Since both ingredients have the same color and texture, it is possible for a pharmacist who is not paying close attention to use the wrong ingredient when preparing this type of medicine. Baclofen also comes in a similar package, which is how it is suspected the pharmacist mistook it for the correct ingredient.

Both of the medications in question are produced by the same manufacturer, which packages them in almost identical containers. One way to prevent this type in error in the future could be for drug manufacturers to label their products more clearly and to design packaging that allows products to stand out from each other.

There was also a missing step in the process of verifying that the substance being used was indeed correct before proceeding to compound the medication. Finally, a review determined that had a special identifier been applied to the packaging that would require scanning an NDC number, it would have been nearly impossible to commit this error.

How Pharmacies Can Prevent Compounding Errors

The following strategies can help pharmacies reduce the number of medication errors they commit when filling prescriptions and to make certain patients do not receive lethal doses of the wrong medication.

  • Only allow compounding of medication in an area that is designated specifically for this purpose.
  • Make sure that the policies and procedures that need to be followed are accessible by all pharmacy staff members so that they can review and follow proper protocol.
  • Instruct pharmacists to verify that all of the ingredients are correct before beginning to prepare the compound or returning any of the ingredients to the shelves.
  • Before mixing and compound, the pharmacist could confirm that the weight of each ingredient is correct.
  • Store and label product in a manner that reduces the chance that workers may mistake ingredients for each other. This can be accomplished by keeping them at eye level and in a special location meant solely for compounding ingredients
  • Invest in routine training such as showing videos and working hands-on with pharmacists to review the process of creating compounds.
  • Test employees on a regular basis to make sure they remain sharp and are aware of any recent changes to protocol.
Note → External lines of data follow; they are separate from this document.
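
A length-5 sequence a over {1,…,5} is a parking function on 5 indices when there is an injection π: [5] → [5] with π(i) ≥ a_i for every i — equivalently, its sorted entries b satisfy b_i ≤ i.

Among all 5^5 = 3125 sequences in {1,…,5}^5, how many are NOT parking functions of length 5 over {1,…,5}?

1829

|PF| = (6−5)·6^(5−1) = 1×1296 = 1296 [KW]
Example (3,2,5,5,5) → sorted (2,3,5,5,5): b_1=2>1, not a PF.
Total 3125; non-PF = 3125−1296 = 1829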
Continued education and testing is imperative when it comes to preventing medication errors.

The reason compounding medicine into oral suspensions is dangerous is that there is no way to verify the process was completed properly afterward. It is possible for pharmacists to tell by the size and shape of a pill, for example, whether it is the correct dosage and medication. Once the ingredients enter a suspension, however, there is no visual distinction that can be used to tell the completed product apart from another.

Pharmacists do make mistakes on occasion, and it is impossible to catch every single error. There are ways to reduce the likelihood of these errors, however. Double or triple checking ones work and implementing verification steps throughout the process can help employees notice an error during their work and change course to correct it.